When the dual carriageway, St Mary's Gate was built, past Saint Mary's church on Bramall Lane, a considerable portion of St Marys' graveyard was lost to the road and to the subway complex.

 

I was only a small child when the dual carriageway was constucted, but I remember the screening that was put around the churchyard, as the remains were cleared away.

 

I remember the Star-paper making a huge fuss about some supposed "inappropriateness" when the area round the Cathedral and Cutlers Hall had the exhumation work going on, for the Supertram development.

 

I'm not sure, I think, personally, it might have been just sensationalism, a "juicy" story.

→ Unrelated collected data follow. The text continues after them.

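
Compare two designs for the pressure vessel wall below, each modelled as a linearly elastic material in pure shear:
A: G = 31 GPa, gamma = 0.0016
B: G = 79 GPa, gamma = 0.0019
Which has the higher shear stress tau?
Model: a linearly elastic material in pure shear, so tau = G·gamma (SI units).
  A: tau = (3.1 × 10¹⁰) × 0.0016 = 4.96 × 10⁷ Pa = 49.6 MPa
  B: tau = (7.9 × 10¹⁰) × 0.0019 = 1.501 × 10⁸ Pa = 150.1 MPa
150.1 MPa > 49.6 MPa, so B is larger.
Final answer: B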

Because of the height of the buildings that surround the area in question, it would have been quite hard to have screens high enough to totally block sight-lines, and yet be safe, and keep enough light to see what the excavation team were doing..

 

I think that enough was done at the time, (both in regard to the Cathredral, and at Saint Mary's) to prevent the general public from being disturbed or offended at the work, and being able to gawp at the dig, eg from the top deck of passing buses etc. (I can't think of the right word... "their "sensibilities offended...?")

 

I think it would have been *more* disrespectful, knowing that the burials were there, to have left the remains there, and have the trams going over them, than to exhume them and inter them in a safe/ respectful place, such as City Road Cem, or Hutcliffe Wood.

 

As Hotphil says; the folks who are being exhumed and reinterred are hardly going to be bothered, are they?

 

The burials concerned date from over 2/300 years ago, anyway, because the area around the Cathedral was hugely developed from the 1750s or thereabouts.